You choose which measure of central tendency—(mean, median and mode)— to use based on the spread of your observations. If you have some observations that are far away from the the others, the mean might show a skewed picture, because the faraway observations might over-contribute to the value of the mean compared to their true importance. In that case, it could be smart to look at the mode or the median as an alternative. If you have an even distribution without extreme values, the mean tends to give you a good overview of the situation.
Example 1
22 people were asked how much they like pineapple on their pizza. They answered on a scale from 1 to 5—with 1 meaning they hated it, and 5 meaning they loved it. The distribution was as follows:
$$1,1,2,1,2,5,4,1,4,4,1,5,2,4,5,2,3,2,1,5,5,4$$ |
Because there’s so many observations, the first thing you should do is to systematize the data in a frequency table. You can put the ratings in the column to the left and the frequencies in the column to the right.
Rating | Frequency |
1 | 6 |
2 | 5 |
3 | 1 |
4 | 5 |
5 | 5 |
Let’s look at the mean first.
$$\begin{array}{llll}\hfill \stackrel{}{x}& =\frac{1\cdot 6+2\cdot 5+3\cdot 1+4\cdot 5+5\cdot 5}{22}\phantom{\rule{2em}{0ex}}& \hfill & \phantom{\rule{2em}{0ex}}\\ \hfill & =\frac{64}{22}\phantom{\rule{2em}{0ex}}& \hfill & \phantom{\rule{2em}{0ex}}\\ \hfill & \approx 2.91\phantom{\rule{2em}{0ex}}& \hfill & \phantom{\rule{2em}{0ex}}\end{array}$$The mean rating of answers is $2.91$. But most people answered towards the extremes—only one out of 22 people answered 3, the closest number to 2.91! As a consequence, the mean wouldn’t be a very good measure of central tendency to describe how well people like pineapple on pizza. It could give the false impression that people are mostly neutral about pineapple on pizza, which as we can see from the data, definitely isn’t the case.

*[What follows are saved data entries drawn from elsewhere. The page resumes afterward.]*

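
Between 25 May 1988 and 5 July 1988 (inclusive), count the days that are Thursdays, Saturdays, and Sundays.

25 May 1988 is a Wednesday.
The range spans 42 days (inclusive of both endpoints).
42 = 7 × 6, so the span is exactly 6 full weeks.
Each full week contributes 3 days from the set (Thu, Sat, Sun): 6 × 3 = 18.
Total: 18.

18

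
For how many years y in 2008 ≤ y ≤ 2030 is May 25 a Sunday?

Day of week of May 25 in each year:
2008: Sun ✓, 2009: Mon, 2010: Tue, 2011: Wed, 2012: Fri, 2013: Sat, 2014: Sun ✓, 2015: Mon, 2016: Wed, 2017: Thu, 2018: Fri, 2019: Sat, 2020: Mon, 2021: Tue, 2022: Wed, 2023: Thu, 2024: Sat, 2025: Sun ✓, 2026: Mon, 2027: Tue, 2028: Thu, 2029: Fri, 2030: Sat
Sundays: 2008, 2014, 2025.

3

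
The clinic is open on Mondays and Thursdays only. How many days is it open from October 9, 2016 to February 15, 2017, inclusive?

October 9, 2016 is a Sunday.
That's 130 days from start to end, counting both.
130 = 7 × 18 + 4, so there are 18 full weeks plus 4 extra days.
Each full week contributes 2 days from the set (Mon, Thu): 18 × 2 = 36.
The 4 extra days are Sun, Mon, Tue, Wed — 1 of them qualifies.
Total: 36 + 1 = 37.

37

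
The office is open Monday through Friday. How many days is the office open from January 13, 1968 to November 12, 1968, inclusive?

January 13, 1968 is a Saturday.
That's 305 days from start to end, counting both.
305 = 7 × 43 + 4, so there are 43 full weeks plus 4 extra days.
Each full week contributes 5 weekdays (Mon–Fri): 43 × 5 = 215.
The 4 extra days are Sat, Sun, Mon, Tue — 2 of them qualify.
Total: 215 + 2 = 217.

217 weekdays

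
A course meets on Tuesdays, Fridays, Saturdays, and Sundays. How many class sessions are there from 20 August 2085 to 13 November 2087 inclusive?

20 August 2085 is a Monday.
The range spans 816 days (inclusive of both endpoints).
816 = 7 × 116 + 4, so there are 116 full weeks plus 4 extra days.
Each full week contributes 4 days from the set (Tue, Fri, Sat, Sun): 116 × 4 = 464.
The 4 extra days are Monday, Tuesday, Wednesday, Thursday — 1 of them qualifies.
Total: 464 + 1 = 465.

465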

Next, you can find the median to see whether that will describe the distribution in a better way. Expand the table from above to get a column of cumulative frequencies.
Rating | Frequency | Cumulative Frequency |
1 | 6 | |
2 | 5 | |
3 | 1 | |
4 | 5 | |
5 | 5 | |
Rating | Frequency | Cumulative Frequency |
1 | 6 | 6 |
2 | 5 | 11 |
3 | 1 | 12 |
4 | 5 | 17 |
5 | 5 | 22 |
The total number of observations is an even number, making the median the average of observation $\frac{n}{2}$ and observation $\frac{n}{2}+1$. We have $n=22$, so we want to look at observation 11 and 12, which are the responses 2 and 3 respectively. The average of 2 and 3 is
$$\stackrel{}{x}=\frac{2+3}{2}=2.5$$ |
That makes the median of this distribution $2.5$. Half of the people who were asked responded with 2 or lower, which makes the median a somewhat better measure of central tendency to describe the distribution.
Finally, you can find the mode, the observation that occurs most frequently, and see what that tells you. From the table of frequencies you can see that the response 1 occurs the most often, making the mode 1. This doesn’t give a good picture of the distribution, because 10 of the people responded with a 4 or 5.
The three measures of central tendency give us different numbers. This shows us how important it is to look at all three to get a complete picture of the situation.